The arguments respectively indicate:
- The base name of the model's two files
- The model it takes a 299x299 color image
- The model produces numeric regression values
- The resulting converted model filename
And sadly, it fails with this output:
[15:49:14] src/nnvm/legacy_json_util.cc:209: Loading symbol saved by previous version v0.9.5. Attempting to upgrade...
[15:49:14] src/nnvm/legacy_json_util.cc:217: Symbol successfully upgraded!
Traceback (most recent call last):
File "/usr/local/bin/mxnet_coreml_converter.py", line 106, in <module>
label_names=label_names
File "/usr/local/lib/python2.7/site-packages/converter/utils.py", line 55, in load_model
sym, arg_params, aux_params = mx.model.load_checkpoint(model_name, epoch_num)
File "/usr/local/lib/python2.7/site-packages/mxnet/model.py", line 425, in load_checkpoint
tp, name = k.split(':', 1)
ValueError: need more than 1 value to unpack
I thought a developer on the community might have an some helpful insights regarding the nuances of exporting and/or if they have seen similar issues in the past? Here are some possible ideas:
- The json file contains
"mxnet_version":["int",905]
does that mean I need to downgrade my mxnet from v0.11 to something else?
- Perhaps we can use some internal functions like NeuralNetworks`ToMXJSON, which would make the load_checkpoint method work?
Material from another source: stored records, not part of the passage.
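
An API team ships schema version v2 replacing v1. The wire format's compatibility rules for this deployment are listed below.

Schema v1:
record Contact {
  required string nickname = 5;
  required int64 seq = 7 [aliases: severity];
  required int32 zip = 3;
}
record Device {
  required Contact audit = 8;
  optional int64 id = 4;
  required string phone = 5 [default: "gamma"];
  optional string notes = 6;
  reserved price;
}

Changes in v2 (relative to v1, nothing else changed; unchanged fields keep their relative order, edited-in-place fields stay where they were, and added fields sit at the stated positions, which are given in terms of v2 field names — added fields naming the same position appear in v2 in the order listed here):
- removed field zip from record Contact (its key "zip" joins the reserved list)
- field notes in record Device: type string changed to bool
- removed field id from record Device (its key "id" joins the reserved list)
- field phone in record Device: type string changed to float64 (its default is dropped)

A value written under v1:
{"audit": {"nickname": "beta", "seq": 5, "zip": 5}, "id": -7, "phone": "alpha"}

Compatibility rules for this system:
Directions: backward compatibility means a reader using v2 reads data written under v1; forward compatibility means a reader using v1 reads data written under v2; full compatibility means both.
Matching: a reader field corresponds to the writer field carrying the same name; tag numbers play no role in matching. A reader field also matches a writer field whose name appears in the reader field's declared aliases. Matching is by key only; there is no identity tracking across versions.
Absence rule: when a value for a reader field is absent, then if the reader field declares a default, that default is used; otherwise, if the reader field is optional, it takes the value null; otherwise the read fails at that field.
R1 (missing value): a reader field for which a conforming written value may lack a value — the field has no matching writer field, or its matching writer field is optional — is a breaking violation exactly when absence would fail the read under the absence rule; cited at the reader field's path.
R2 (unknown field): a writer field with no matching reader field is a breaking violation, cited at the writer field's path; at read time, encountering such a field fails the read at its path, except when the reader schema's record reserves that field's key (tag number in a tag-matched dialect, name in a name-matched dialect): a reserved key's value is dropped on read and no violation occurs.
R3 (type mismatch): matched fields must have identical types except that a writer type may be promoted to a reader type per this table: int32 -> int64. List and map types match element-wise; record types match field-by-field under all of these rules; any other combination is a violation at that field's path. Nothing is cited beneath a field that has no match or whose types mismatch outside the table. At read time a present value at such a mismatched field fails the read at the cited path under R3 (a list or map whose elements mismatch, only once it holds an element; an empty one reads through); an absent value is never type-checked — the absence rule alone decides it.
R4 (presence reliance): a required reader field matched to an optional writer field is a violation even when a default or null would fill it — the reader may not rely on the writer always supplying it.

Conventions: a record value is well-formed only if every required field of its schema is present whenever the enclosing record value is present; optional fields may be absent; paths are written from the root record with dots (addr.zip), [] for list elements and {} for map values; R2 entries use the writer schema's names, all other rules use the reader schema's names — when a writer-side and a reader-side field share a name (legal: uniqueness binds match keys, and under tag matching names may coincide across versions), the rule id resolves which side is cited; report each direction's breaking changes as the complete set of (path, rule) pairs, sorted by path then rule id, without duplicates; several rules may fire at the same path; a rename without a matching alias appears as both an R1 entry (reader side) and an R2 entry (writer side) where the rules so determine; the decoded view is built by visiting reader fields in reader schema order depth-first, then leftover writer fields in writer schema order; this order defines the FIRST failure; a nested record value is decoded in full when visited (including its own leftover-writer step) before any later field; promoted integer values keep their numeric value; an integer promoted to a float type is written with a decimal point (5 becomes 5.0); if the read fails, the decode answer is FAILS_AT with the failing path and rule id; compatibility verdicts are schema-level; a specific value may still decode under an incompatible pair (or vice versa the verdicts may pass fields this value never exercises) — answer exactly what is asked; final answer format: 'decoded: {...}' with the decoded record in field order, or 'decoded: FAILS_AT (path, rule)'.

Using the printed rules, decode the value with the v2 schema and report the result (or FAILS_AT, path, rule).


each type pair in Device: writer, then reader
migrating the Device value to v2:
  audit.nickname := "beta"
  audit.seq := 5
  writer audit.zip: reserved -> dropped
  read fails at phone under R3
  => FAILS_AT (phone, R3)
ruling out the remaining Device differences:
  removed field zip from record Contact (its key "zip" joins the reserved list) -> affects the rule determinations only; this particular Device value decodes identically
  field notes in record Device: type string changed to bool -> affects the rule determinations only; this particular Device value decodes identically
  removed field id from record Device (its key "id" joins the reserved list) -> inert under this dialect — no rule fires on Device and the result does not move

decoded: FAILS_AT (phone, R3)


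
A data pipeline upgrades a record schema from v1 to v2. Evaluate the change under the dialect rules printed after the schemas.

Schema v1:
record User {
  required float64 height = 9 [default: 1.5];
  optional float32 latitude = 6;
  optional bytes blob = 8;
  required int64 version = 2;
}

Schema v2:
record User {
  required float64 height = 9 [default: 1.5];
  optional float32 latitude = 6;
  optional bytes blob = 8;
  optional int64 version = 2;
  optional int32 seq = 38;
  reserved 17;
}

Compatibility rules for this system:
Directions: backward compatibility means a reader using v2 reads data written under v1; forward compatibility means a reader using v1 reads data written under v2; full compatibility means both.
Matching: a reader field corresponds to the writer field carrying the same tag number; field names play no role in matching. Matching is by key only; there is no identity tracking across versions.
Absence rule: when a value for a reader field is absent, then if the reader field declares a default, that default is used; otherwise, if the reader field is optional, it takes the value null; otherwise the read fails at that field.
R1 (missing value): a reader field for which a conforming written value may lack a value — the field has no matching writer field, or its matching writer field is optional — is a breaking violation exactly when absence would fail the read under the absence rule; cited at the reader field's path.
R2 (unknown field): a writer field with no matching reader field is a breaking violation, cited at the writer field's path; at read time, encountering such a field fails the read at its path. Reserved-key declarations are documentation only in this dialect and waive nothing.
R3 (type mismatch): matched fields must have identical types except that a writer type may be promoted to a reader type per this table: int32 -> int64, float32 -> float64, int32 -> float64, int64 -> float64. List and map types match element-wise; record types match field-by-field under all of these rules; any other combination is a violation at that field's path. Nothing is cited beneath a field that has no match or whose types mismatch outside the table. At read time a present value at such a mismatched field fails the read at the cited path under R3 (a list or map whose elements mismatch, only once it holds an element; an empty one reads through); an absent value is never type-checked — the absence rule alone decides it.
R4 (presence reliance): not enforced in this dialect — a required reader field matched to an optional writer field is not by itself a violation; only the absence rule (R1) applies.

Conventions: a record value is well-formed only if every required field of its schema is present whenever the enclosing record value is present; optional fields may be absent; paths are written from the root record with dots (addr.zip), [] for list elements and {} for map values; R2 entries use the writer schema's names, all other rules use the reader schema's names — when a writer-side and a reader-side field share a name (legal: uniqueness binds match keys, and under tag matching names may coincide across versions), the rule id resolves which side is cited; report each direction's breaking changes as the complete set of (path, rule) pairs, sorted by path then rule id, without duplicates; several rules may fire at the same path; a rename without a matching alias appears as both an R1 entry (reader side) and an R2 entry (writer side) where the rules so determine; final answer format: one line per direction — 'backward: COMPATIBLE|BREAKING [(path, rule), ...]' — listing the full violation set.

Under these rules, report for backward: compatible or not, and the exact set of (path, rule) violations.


each type pair in User: writer, then reader
backward on User — v2 reading data written by v1:
  height: float64 -> float64, writer required; from height
  latitude: float32 -> float32, writer optional; from latitude
  blob: bytes -> bytes, writer optional; from blob
  version: int64 -> int64, writer required; from version
  no writer field matches reader seq
  nothing fires on User: backward is COMPATIBLE
diffs on User not affecting the asked answer:
  added field seq to record User: optional int32, tag 38 (in v2 it sits last) -> matters only for User's forward compatibility — outside the asked direction
  field version in record User: required changed to optional -> matters only for User's forward compatibility — outside the asked direction

backward: COMPATIBLE []


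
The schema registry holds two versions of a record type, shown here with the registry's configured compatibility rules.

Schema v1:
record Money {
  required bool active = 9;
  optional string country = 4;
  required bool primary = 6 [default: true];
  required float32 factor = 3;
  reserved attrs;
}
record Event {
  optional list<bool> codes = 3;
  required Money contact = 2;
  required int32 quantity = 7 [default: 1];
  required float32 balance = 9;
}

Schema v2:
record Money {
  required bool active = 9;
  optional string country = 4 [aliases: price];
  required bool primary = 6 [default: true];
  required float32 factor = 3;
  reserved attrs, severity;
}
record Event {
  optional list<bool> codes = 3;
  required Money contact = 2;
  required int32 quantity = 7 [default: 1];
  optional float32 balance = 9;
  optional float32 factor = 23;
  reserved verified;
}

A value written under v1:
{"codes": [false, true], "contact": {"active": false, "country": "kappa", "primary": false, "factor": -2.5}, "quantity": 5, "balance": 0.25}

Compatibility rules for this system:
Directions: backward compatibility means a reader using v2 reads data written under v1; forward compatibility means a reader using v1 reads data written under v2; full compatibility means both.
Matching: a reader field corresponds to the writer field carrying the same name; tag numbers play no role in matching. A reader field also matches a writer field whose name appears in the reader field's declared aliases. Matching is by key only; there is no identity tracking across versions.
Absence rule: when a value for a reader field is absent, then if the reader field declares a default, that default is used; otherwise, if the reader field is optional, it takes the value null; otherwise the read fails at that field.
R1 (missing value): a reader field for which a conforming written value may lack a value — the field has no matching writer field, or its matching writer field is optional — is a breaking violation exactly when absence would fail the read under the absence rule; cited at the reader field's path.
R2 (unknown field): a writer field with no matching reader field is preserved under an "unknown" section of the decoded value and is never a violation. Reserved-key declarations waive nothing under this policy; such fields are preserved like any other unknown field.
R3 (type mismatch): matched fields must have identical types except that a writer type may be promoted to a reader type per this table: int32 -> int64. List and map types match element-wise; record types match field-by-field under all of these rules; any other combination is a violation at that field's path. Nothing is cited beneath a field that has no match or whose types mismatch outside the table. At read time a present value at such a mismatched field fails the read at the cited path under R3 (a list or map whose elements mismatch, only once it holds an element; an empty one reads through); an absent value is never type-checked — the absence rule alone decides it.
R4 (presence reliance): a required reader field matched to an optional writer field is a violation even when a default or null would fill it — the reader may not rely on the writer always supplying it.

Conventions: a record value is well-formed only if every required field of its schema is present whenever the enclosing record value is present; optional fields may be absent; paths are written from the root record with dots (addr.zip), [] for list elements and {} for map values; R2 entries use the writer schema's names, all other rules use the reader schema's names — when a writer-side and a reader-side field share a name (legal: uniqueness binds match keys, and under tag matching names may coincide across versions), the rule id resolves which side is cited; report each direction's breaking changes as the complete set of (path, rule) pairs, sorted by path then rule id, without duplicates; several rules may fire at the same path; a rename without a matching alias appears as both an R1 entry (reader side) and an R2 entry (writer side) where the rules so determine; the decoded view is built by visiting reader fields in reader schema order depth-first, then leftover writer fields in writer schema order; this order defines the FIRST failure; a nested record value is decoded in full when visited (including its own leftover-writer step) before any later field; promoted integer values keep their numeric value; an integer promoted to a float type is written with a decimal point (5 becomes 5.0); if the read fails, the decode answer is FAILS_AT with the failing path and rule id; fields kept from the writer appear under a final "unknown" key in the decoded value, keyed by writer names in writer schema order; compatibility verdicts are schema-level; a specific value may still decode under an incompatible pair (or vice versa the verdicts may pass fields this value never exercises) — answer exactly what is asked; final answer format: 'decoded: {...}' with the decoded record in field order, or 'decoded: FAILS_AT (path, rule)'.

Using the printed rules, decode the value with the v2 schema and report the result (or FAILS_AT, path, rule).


in Event below, arrows point writer -> reader
decode (reader v2):
  codes := [false, true]
  contact.active := false
  contact.country := "kappa"
  contact.primary := false
  contact.factor := -2.5
  quantity := 5
  balance := 0.25
  factor := null (absent, optional -> null)
  => decoded: {"codes": [false, true], "contact": {"active": false, "country": "kappa", "primary": false, "factor": -2.5}, "quantity": 5, "balance": 0.25, "factor": null}
the other Event changes do not affect what is asked:
  field balance in record Event: required changed to optional -> schema-level compatibility only; this Event value's decode is unchanged

decoded: {"codes": [false, true], "contact": {"active": false, "country": "kappa", "primary": false, "factor": -2.5}, "quantity": 5, "balance": 0.25, "factor": null}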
- Perhaps there's a way of tweaking the exported symbol file or the arguments to the conversion utility?
Once I get this working I'll post a tutorial.
Updates
It looks like we need to manually edit the symbols file, to change the activation layers like these
{"op":"relu","name":".Nodes.1.Nodes.conv_Activation$0","attr":{},"inputs":[[7,0,0]]}
to
{"op":"Activation","name":".Nodes.1.Nodes.conv_Activation$0","attr":{},"inputs":[[7,0,0]], "param": {"act_type": "relu"}}
Also, "SoftmaxActivation" and "slice_axis" are not supported layers, but "SoftmaxOutput" is, so not sure what to do about those layers...
Details & References:
I'm using the latest of everything: Mathematica v11.2.1, mxnet-0.11.0, and the latest mxnet-to-coreml package.